Zagury Gerald J, Neculita Carmen-Mihaela, Bastien Christian, Deschênes Louise
Department of Civil, Geological and Mining Engineering, Ecole Polytechnique de Montréal, P.O. Box 6079, Station Centre-ville, Montreal, Quebec H3C 3A7, Canada.
Environ Toxicol Chem. 2006 Apr;25(4):1138-47. doi: 10.1897/05-302r.1.

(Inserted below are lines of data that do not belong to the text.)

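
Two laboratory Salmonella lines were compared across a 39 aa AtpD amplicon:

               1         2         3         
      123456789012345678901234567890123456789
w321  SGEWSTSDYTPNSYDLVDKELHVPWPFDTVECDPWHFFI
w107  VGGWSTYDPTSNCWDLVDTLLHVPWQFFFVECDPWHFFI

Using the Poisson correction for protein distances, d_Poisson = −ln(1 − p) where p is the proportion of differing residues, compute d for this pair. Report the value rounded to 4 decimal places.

Differing sites — 1:S/V; 3:E/G; 7:S/Y; 9:Y/P; 11:P/S; 13:S/C; 14:Y/W; 19:K/T; 20:E/L; 26:P/Q; 28:D/F; 29:T/F.
p = 12/39 = 0.307692.
d = −ln(1 − 0.307692) = −ln(0.692308) = 0.3677.

0.3677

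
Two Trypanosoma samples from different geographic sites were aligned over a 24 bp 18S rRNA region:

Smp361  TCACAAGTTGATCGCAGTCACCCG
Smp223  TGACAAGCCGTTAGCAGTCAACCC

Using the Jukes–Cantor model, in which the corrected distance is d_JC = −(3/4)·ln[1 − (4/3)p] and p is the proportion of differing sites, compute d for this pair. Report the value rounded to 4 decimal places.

0.3694

Differing sites — 2:C/G; 8:T/C; 9:T/C; 11:A/T; 13:C/A; 21:C/A; 24:G/C.
p = 7/24 = 0.291667.
d = −0.75 · ln(1 − (4/3)·0.291667) = −0.75 · ln(0.611111) = −0.75 · (-0.492477) = 0.3694.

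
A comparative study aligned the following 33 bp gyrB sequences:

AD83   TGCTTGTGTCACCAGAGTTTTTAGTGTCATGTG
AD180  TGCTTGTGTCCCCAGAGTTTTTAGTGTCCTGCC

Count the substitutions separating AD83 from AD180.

Differing sites — 11:A/C; 29:A/C; 32:T/C; 33:G/C.
That gives 4 mismatches out of 33 aligned sites, so the Hamming distance is 4.

4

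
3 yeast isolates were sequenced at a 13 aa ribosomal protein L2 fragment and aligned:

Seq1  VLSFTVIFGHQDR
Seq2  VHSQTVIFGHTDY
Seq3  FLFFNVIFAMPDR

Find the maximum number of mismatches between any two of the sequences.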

Mercury (Hg) fractionation, speciation, bioavailability, and ecotoxicity were investigated in three highly contaminated soils from chlor-alkali plants. Single extractions and a validated four-step sequential extraction scheme were used. Total, volatile, and methyl-Hg concentrations were determined. Mercury was then separated in fractions defined as water-soluble (F1), exchangeable (F2), organic (F3), and residual (F4). Germination and growth inhibition of barley (Hordeum vulgare) and mortality of earthworms (Eisenia andrei) were assessed, and tissue-Hg concentrations of exposed organisms were determined. Results revealed highly (295 +/- 18-11,500 +/- 500 microg Hg/g) contaminated soils, but extracted fractions indicated relatively low mobility of Hg. Nevertheless, the water-soluble and the CaCl2-extractable fractions represented significant Hg concentrations (299 +/- 18 microg/g in soil 3, 67.4 +/- 2.3 microg/g in soil 1, and 9.5 +/- 0.3 microg/g in soil 2), and volatile Hg ranged between 14 and 98% of total Hg. Overall, Hg concentrations reached 6,560 +/- 240 microg/g in roots, 4,200 +/- 1,070 microg/g in aerial plants, and 1,410 +/- 120 microg/g in E. andrei. Earthworm mortality was 100% after exposure to the soil with the highest concentration of mobile Hg. In the latter soil, earthworm fragmentation and chlorotic plants were observed. Bioconcentration factors (BCFs) were higher in barley compared to earthworms, but BCFs yielded misleading values after exposure to the extremely contaminated soil. This study shows that Hg accumulated primarily in the roots, but results also indicate uptake of gaseous Hg by the aerial plants of barley. Tissue-Hg concentrations of both exposed organisms were correlated with water-soluble and CaCl2-extractable Hg, and growth inhibition was in agreement with Hg fractionation.
对来自氯碱厂的三种高度污染土壤中的汞(Hg)分级、形态、生物有效性和生态毒性进行了研究。采用了单次萃取和经过验证的四步连续萃取方案。测定了总汞、挥发性汞和甲基汞的浓度。然后将汞分离为水溶性(F1)、可交换性(F2)、有机态(F3)和残留态(F4)等组分。评估了大麦(Hordeum vulgare)的发芽和生长抑制情况以及蚯蚓(Eisenia andrei)的死亡率,并测定了暴露生物体内的组织汞浓度。结果显示土壤受到高度污染(295±18 - 11,500±500微克汞/克),但萃取得到的组分表明汞的迁移性相对较低。然而,水溶性和氯化钙可萃取组分中的汞浓度较高(土壤3中为299±18微克/克,土壤1中为67.4±2.3微克/克,土壤2中为9.5±0.3微克/克),挥发性汞占总汞的14%至98%。总体而言,大麦根系中的汞浓度达到6,560±240微克/克,地上部分为4,200±1,070微克/克,蚯蚓体内为1,410±120微克/克。暴露于移动汞浓度最高的土壤后,蚯蚓死亡率为100%。在该土壤中,观察到蚯蚓解体和植物黄化现象。大麦的生物富集系数(BCFs)高于蚯蚓,但暴露于极端污染土壤后,生物富集系数产生了误导性数值。本研究表明汞主要积累在根系中,但结果也表明大麦地上部分可吸收气态汞。两种暴露生物的组织汞浓度与水溶性和氯化钙可萃取汞相关,生长抑制情况与汞分级结果一致。